The script is adapted to work properly when added to the PATH variable. This will allow you to use
this script from any location.
Flags:
-h, --help
Shows this help message.
-td, --TDPID
Required. Teradata instance ID.
-u, --username <USERNAME>
Required. Teradata Username.
-pw, --password <PASSWORD>
Required. Teradata Password.
-t, --TABLE
Required. ID of TABLE to chunk.
-c, --chunking-col
Column name of timestamp on which to perform chunking.
Default: "cre_ts"
-g, --granularity
subchunk granularity. Must be one of {YEAR, MONTH, DAY, HOUR}.
Default: "HOUR"
-r, --rows-per-chunk
target number of rows per chunk.
Default: "100,000"
-lwm, --low-watermark
timestamp where export time range should start.
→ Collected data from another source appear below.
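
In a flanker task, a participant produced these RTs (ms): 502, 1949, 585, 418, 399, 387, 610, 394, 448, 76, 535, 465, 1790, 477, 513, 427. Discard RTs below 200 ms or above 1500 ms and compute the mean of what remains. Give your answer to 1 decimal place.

473.8 ms

Excluded: 76, 1790, 1949
Retained (n=13): Σ = 6160
Mean = 6160/13 = 473.8462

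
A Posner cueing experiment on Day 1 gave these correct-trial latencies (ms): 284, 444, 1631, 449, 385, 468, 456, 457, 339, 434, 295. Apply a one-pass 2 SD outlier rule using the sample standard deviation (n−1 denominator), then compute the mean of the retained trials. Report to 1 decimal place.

401.1 ms

n = 11, ΣRT = 5642, M = 512.909
Σ(x−M)² = 1420056.91; s = √(1420056.91/10) = 376.836
Cutoffs: 512.909 ± 2·376.836 → [-240.8, 1266.6]
Outside: 1631 → excluded.
Retained (n=10): Σ = 4011, mean = 4011/10 = 401.100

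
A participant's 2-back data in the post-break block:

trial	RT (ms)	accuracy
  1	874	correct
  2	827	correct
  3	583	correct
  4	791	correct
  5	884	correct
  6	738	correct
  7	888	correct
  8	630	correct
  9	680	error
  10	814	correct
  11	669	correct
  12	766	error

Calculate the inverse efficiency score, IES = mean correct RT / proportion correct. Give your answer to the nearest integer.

924 ms

Correct trials (n=10): 874, 827, 583, 791, 884, 738, 888, 630, 814, 669
Mean correct RT = 7698/10 = 769.8000 ms
Proportion correct = 10/12
IES = 769.8000 / (10/12) = 923.760 ms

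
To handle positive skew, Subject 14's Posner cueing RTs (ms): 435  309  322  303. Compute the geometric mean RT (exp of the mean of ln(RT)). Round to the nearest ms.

338 ms

ln(RT): 6.0753, 5.7333, 5.7746, 5.7137
Mean ln(RT) = 23.2970/4 = 5.82424
Geometric mean = exp(5.82424) = 338.40 ms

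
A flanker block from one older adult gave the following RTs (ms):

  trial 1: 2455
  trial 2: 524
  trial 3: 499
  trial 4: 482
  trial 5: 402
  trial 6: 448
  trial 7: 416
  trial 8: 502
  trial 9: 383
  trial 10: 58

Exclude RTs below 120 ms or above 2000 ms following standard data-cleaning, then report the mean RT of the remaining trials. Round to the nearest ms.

Excluded: 58, 2455
Retained (n=8): Σ = 3656
Mean = 3656/8 = 457.0000

457 ms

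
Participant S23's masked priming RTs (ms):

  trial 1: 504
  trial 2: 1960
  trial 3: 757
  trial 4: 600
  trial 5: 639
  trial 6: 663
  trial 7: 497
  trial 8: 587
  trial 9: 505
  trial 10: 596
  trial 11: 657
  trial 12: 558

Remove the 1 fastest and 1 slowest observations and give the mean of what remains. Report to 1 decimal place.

606.6 ms

Sorted: 497, 504, 505, 558, 587, 596, 600, 639, 657, 663, 757, 1960
Drop lowest 1 (497) and highest 1 (1960)
Remaining (n=10): Σ = 6066, mean = 6066/10 = 606.600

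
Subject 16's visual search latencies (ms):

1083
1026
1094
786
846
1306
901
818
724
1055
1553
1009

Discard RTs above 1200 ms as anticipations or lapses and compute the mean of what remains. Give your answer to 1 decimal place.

934.2 ms

Excluded: 1306, 1553
Retained (n=10): Σ = 9342
Mean = 9342/10 = 934.2000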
Default: "1970-01-01 00:00:00"
-hwm, --high-watermark
timestamp where export time range should end.
Default: 20-11-25 01:16:17
-l --cloud-log-name
Optional. Google Cloud Logging Name.
The format can be: projects/[PROJECT_ID]/logs/[LOG_ID]
See https://cloud.google.com/logging/docs/reference/v2/rest/v2/LogEntry
for other possible naming conventions.
-v, --verbose
Add even more verbosity when running the script.
These are supported commands use in various situations:
help
Print help
run
Run a TPT for every sub_files file in the GCS sub-files-path.